AI生成コンテンツの登場とcheapfakeのリアリティ

 報告書が強調するもう一つの注目点は、AI生成コンテンツ、特にcheapfakeの出現である。Namibia Fact Checkによれば、以下のようなAI利用が確認された。

  • 無料のAI音声・映像生成ツールによって作成された「バイデンがSwapoを称賛する映像」
  • IPC党首を侮辱するように聞こえる偽の音声メッセージ(LPM党首の声を模倣)
  • 選挙候補者の「倒れる」シーンを再現した安価な映像モンタージュ

 興味深いのは、これらが高度なdeepfakeではなく、明らかに粗雑なcheapfakeであったにもかかわらず、十分な視覚的・感情的インパクトをもって信じられたという点である。これは、技術の洗練度よりも、リテラシー環境と感情的文脈が情報受容において決定的な役割を果たすことを示唆する。

報道機関の誤報と制度的脆弱性

 報告書はまた、国内外の報道機関が偽情報の拡散に加担してしまった構造的問題を指摘する。

  • 国内紙New EraによるSwapoの雇用政策に関する誤報(「5,000人」→「50万人」)
  • The Africa Reportによる「6,000万ドルの投票用紙印刷費」という完全な虚偽報道
  • The Economistによるナミビアの立法制度誤認や選挙制度の不正確な記述

 これらは、ナラティブ・ロンダリングの最終段階=「主流化(integration)」を担う存在となっており、メディアの役割に対する信頼そのものを揺るがしている。

外国勢の関与と政治ナショナリズムの交差

 ナミビアのケースでは、外国アクターの介入が複数の層で見られた。とりわけ次の三点は注目される。
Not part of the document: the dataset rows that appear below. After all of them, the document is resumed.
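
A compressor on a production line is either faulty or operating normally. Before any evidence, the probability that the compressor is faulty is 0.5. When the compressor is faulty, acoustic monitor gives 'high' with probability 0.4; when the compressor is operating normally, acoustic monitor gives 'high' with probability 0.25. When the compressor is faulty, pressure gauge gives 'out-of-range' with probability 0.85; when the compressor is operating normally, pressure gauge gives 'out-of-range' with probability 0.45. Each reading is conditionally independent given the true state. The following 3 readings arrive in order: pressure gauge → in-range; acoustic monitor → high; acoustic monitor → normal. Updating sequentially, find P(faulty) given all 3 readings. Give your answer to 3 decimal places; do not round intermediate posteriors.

After pressure gauge='in-range': P(faulty) = 0.15·0.5000 / (0.15·0.5000 + 0.55·0.5000) ≈ 0.2143
After acoustic monitor='high': P(faulty) = 0.4·0.2143 / (0.4·0.2143 + 0.25·0.7857) ≈ 0.3038
After acoustic monitor='normal': P(faulty) = 0.6·0.3038 / (0.6·0.3038 + 0.75·0.6962) ≈ 0.2588

0.259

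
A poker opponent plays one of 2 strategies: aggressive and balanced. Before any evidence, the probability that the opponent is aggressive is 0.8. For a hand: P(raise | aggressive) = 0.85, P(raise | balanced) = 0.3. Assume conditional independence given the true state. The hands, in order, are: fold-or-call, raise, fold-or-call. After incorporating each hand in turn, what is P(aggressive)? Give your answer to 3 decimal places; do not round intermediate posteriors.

Each posterior becomes the prior for the next update.
After 'fold-or-call': P(aggressive) = 0.15·0.8000 / (0.15·0.8000 + 0.7·0.2000) ≈ 0.4615
After 'raise': P(aggressive) = 0.85·0.4615 / (0.85·0.4615 + 0.3·0.5385) ≈ 0.7083
After 'fold-or-call': P(aggressive) = 0.15·0.7083 / (0.15·0.7083 + 0.7·0.2917) ≈ 0.3423

0.342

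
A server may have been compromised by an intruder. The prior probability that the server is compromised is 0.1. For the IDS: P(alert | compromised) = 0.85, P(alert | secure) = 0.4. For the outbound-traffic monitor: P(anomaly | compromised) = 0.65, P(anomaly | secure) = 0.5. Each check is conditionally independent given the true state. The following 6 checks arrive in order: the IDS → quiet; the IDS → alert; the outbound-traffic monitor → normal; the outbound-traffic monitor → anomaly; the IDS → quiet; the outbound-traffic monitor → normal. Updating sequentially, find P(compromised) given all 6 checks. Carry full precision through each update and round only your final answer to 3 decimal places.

After the IDS='quiet': P(compromised) = 0.15·0.1000 / (0.15·0.1000 + 0.6·0.9000) ≈ 0.0270
After the IDS='alert': P(compromised) = 0.85·0.0270 / (0.85·0.0270 + 0.4·0.9730) ≈ 0.0557
After the outbound-traffic monitor='normal': P(compromised) = 0.35·0.0557 / (0.35·0.0557 + 0.5·0.9443) ≈ 0.0397
After the outbound-traffic monitor='anomaly': P(compromised) = 0.65·0.0397 / (0.65·0.0397 + 0.5·0.9603) ≈ 0.0510
After the IDS='quiet': P(compromised) = 0.15·0.0510 / (0.15·0.0510 + 0.6·0.9490) ≈ 0.0133
After the outbound-traffic monitor='normal': P(compromised) = 0.35·0.0133 / (0.35·0.0133 + 0.5·0.9867) ≈ 0.0093

0.009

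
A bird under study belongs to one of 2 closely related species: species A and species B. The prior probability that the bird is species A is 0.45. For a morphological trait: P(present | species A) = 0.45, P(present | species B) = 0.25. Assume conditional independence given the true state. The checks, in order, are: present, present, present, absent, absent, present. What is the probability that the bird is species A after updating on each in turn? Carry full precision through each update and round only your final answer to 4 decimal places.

Each posterior becomes the prior for the next update.
After 'present': P(species A) = 0.45·0.4500 / (0.45·0.4500 + 0.25·0.5500) ≈ 0.5956
After 'present': P(species A) = 0.45·0.5956 / (0.45·0.5956 + 0.25·0.4044) ≈ 0.7261
After 'present': P(species A) = 0.45·0.7261 / (0.45·0.7261 + 0.25·0.2739) ≈ 0.8267
After 'absent': P(species A) = 0.55·0.8267 / (0.55·0.8267 + 0.75·0.1733) ≈ 0.7777
After 'absent': P(species A) = 0.55·0.7777 / (0.55·0.7777 + 0.75·0.2223) ≈ 0.7196
After 'present': P(species A) = 0.45·0.7196 / (0.45·0.7196 + 0.25·0.2804) ≈ 0.8220

0.8220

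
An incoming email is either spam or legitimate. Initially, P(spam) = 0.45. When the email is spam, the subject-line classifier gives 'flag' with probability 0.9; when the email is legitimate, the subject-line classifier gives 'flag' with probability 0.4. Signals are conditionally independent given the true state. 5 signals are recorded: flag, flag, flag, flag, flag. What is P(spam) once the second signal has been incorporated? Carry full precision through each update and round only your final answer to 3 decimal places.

0.806

Each posterior becomes the prior for the next update.
After 'flag': P(spam) = 0.9·0.4500 / (0.9·0.4500 + 0.4·0.5500) ≈ 0.6480
After 'flag': P(spam) = 0.9·0.6480 / (0.9·0.6480 + 0.4·0.3520) ≈ 0.8055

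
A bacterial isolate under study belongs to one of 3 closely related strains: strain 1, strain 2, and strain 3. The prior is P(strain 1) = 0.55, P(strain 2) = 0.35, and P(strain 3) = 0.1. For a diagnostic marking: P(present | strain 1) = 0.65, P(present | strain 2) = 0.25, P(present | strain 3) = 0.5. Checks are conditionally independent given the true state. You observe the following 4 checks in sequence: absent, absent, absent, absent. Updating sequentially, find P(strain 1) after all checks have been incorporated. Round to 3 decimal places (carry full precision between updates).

0.066

After 'absent': normaliser = 0.35·0.5500 + 0.75·0.3500 + 0.5·0.1000; P(strain 1) ≈ 0.3812, P(strain 2) ≈ 0.5198, P(strain 3) ≈ 0.0990
After 'absent': normaliser = 0.35·0.3812 + 0.75·0.5198 + 0.5·0.0990; P(strain 1) ≈ 0.2329, P(strain 2) ≈ 0.6806, P(strain 3) ≈ 0.0864
After 'absent': normaliser = 0.35·0.2329 + 0.75·0.6806 + 0.5·0.0864; P(strain 1) ≈ 0.1283, P(strain 2) ≈ 0.8036, P(strain 3) ≈ 0.0680
After 'absent': normaliser = 0.35·0.1283 + 0.75·0.8036 + 0.5·0.0680; P(strain 1) ≈ 0.0659, P(strain 2) ≈ 0.8842, P(strain 3) ≈ 0.0499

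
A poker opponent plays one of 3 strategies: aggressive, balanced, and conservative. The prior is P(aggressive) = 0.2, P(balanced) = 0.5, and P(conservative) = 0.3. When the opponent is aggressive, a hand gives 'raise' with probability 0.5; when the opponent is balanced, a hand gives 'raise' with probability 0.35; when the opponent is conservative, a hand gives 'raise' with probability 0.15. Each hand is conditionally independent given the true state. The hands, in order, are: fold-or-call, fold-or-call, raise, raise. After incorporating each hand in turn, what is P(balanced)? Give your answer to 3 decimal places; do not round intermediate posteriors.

0.598

After 'fold-or-call': normaliser = 0.5·0.2000 + 0.65·0.5000 + 0.85·0.3000; P(aggressive) ≈ 0.1471, P(balanced) ≈ 0.4779, P(conservative) ≈ 0.3750
After 'fold-or-call': normaliser = 0.5·0.1471 + 0.65·0.4779 + 0.85·0.3750; P(aggressive) ≈ 0.1046, P(balanced) ≈ 0.4419, P(conservative) ≈ 0.4535
After 'raise': normaliser = 0.5·0.1046 + 0.35·0.4419 + 0.15·0.4535; P(aggressive) ≈ 0.1902, P(balanced) ≈ 0.5625, P(conservative) ≈ 0.2473
After 'raise': normaliser = 0.5·0.1902 + 0.35·0.5625 + 0.15·0.2473; P(aggressive) ≈ 0.2890, P(balanced) ≈ 0.5983, P(conservative) ≈ 0.1127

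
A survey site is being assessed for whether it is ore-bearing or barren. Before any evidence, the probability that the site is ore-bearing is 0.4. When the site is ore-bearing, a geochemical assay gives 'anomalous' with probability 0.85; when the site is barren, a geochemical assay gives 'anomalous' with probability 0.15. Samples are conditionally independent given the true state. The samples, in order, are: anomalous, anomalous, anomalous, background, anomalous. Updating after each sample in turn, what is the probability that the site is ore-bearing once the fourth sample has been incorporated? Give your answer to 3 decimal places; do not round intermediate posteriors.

After 'anomalous': P(ore) = 0.85·0.4000 / (0.85·0.4000 + 0.15·0.6000) ≈ 0.7907
After 'anomalous': P(ore) = 0.85·0.7907 / (0.85·0.7907 + 0.15·0.2093) ≈ 0.9554
After 'anomalous': P(ore) = 0.85·0.9554 / (0.85·0.9554 + 0.15·0.0446) ≈ 0.9918
After 'background': P(ore) = 0.15·0.9918 / (0.15·0.9918 + 0.85·0.0082) ≈ 0.9554

0.955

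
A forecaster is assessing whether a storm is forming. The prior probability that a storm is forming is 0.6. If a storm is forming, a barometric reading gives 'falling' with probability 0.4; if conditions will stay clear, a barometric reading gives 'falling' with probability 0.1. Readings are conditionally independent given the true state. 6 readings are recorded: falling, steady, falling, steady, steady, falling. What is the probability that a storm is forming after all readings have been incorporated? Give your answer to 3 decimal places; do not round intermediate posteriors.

0.966

After 'falling': P(storm) = 0.4·0.6000 / (0.4·0.6000 + 0.1·0.4000) ≈ 0.8571
After 'steady': P(storm) = 0.6·0.8571 / (0.6·0.8571 + 0.9·0.1429) ≈ 0.8000
After 'falling': P(storm) = 0.4·0.8000 / (0.4·0.8000 + 0.1·0.2000) ≈ 0.9412
After 'steady': P(storm) = 0.6·0.9412 / (0.6·0.9412 + 0.9·0.0588) ≈ 0.9143
After 'steady': P(storm) = 0.6·0.9143 / (0.6·0.9143 + 0.9·0.0857) ≈ 0.8767
After 'falling': P(storm) = 0.4·0.8767 / (0.4·0.8767 + 0.1·0.1233) ≈ 0.9660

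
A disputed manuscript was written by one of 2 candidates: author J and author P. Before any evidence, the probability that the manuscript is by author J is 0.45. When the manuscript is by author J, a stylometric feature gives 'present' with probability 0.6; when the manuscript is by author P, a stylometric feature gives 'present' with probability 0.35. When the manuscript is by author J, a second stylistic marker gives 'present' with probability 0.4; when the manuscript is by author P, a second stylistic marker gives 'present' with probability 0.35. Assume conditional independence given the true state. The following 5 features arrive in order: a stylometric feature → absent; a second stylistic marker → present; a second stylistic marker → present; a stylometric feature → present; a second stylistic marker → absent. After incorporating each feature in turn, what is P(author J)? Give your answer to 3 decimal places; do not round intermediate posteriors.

After a stylometric feature='absent': P(author J) = 0.4·0.4500 / (0.4·0.4500 + 0.65·0.5500) ≈ 0.3349
After a second stylistic marker='present': P(author J) = 0.4·0.3349 / (0.4·0.3349 + 0.35·0.6651) ≈ 0.3653
After a second stylistic marker='present': P(author J) = 0.4·0.3653 / (0.4·0.3653 + 0.35·0.6347) ≈ 0.3967
After a stylometric feature='present': P(author J) = 0.6·0.3967 / (0.6·0.3967 + 0.35·0.6033) ≈ 0.5299
After a second stylistic marker='absent': P(author J) = 0.6·0.5299 / (0.6·0.5299 + 0.65·0.4701) ≈ 0.5100

0.510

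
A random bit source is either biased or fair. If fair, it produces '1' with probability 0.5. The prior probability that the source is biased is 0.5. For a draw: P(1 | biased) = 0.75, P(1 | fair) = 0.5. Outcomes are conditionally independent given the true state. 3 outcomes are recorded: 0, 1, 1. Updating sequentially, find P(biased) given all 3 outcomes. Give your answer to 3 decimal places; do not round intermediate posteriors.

After '0': P(biased) = 0.25·0.5000 / (0.25·0.5000 + 0.5·0.5000) ≈ 0.3333
After '1': P(biased) = 0.75·0.3333 / (0.75·0.3333 + 0.5·0.6667) ≈ 0.4286
After '1': P(biased) = 0.75·0.4286 / (0.75·0.4286 + 0.5·0.5714) ≈ 0.5294

0.529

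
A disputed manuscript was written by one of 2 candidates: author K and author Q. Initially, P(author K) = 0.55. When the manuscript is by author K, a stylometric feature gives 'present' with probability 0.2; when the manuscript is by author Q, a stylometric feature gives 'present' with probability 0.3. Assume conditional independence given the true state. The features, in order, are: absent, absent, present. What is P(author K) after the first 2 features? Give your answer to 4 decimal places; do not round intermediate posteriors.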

  1. 情報面での関与(PR会社、海外ニュースサイト、SNSインフルエンサー)
  2. 経済的影響力の行使(広告出稿提案などによるナラティブ誘導)
  3. 選挙戦略への間接的関与(特定候補を後押し/毀損するメッセージの増幅)

 中でもジンバブエ出身のインフルエンサーAli Nakaは、X上で約50万人のフォロワーに対して特定政党(IPC)支持の発信を続け、選挙空間に大きな影響を及ぼした。

結論:民主主義の情報環境としてのSNS空間

 このレポートは、偽情報が単なる「誤った情報」の問題ではなく、制度的信頼・民主主義そのものへの攻撃であるという事実を実証的に示している。とりわけ注目すべきは以下の四点である。

  • 偽情報は選挙期間に集中するのではなく、通年で持続的かつ計画的に流されていた
  • AI技術は今後、より洗練されたdeepfakeの方向に進化し、検出困難な偽情報の増加が予見される
  • 外国勢の「間接的な影響力行使」は明確に確認されており、今後の選挙に向けた対策が求められる。
  • 選挙管理委員会や報道機関の能力不足は、偽情報に対する最大の脆弱性の一つであった。

 ナミビアにおける選挙情報空間は、情報戦の実験場としての様相を呈しており、これは決して「他人事」ではない。情報環境と民主制度の関係性を理解するうえで、本報告書は貴重なケーススタディである。